Paul Valéry (1871-1945) was a poet and essayist, and along with Verlaine and Mallarmé is regarded as one of the most important Symbolist writers, and an influence on poets from Eliot to Ashbery. He had a quiet life by many standards, but in one respect it was exemplary, even legendary; he made an early reputation in little magazines, decided to stop writing verse when still only 20, kept his silence for 20 years, then began again; and his first book of verse, published when he was 45, was his masterpiece La Jeune Parque.

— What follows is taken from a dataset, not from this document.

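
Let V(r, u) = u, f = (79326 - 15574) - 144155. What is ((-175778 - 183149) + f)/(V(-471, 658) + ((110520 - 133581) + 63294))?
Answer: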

'A poem should not mean, but be,' said Archibald MacLeish. La Jeune Parque ('the goddess of Fate as a young woman') certainly exists: she’s beautiful and makes great gestures. And as for what she means, there’s a substantial amount of argument about that, so La Jeune Parque is a poem by either deﬁnition. It’s a classic, by general agreement, written to the full 17th-century recipe for alexandrine couplets, and it’s modern, with every word pulling its weight in more than one direction.
Alistair Elliot’s translation with notes is aimed at making this rewarding but difficult long poem accessible enough for bafflement to turn into admiration. He attempts to clarify its small puzzles and also trace the overall narrative line of Paul Valéry’s poem: it does have a story (what should a young woman do?) and does struggle towards a resolution. He also provides an introduction which deals with the interesting circumstances of the poem’s four-year composition (1913-17), which resulted in Valery’s instantly becoming a famous poet at the age of 45, after having written no poetry for 20 years.
'One of the finest attempts at absolute poetry this translation, with an introduction and extensive notes, provides a fine introduction to this most difficult of French poets' - Justin Quinn, The Honest Ulsterman.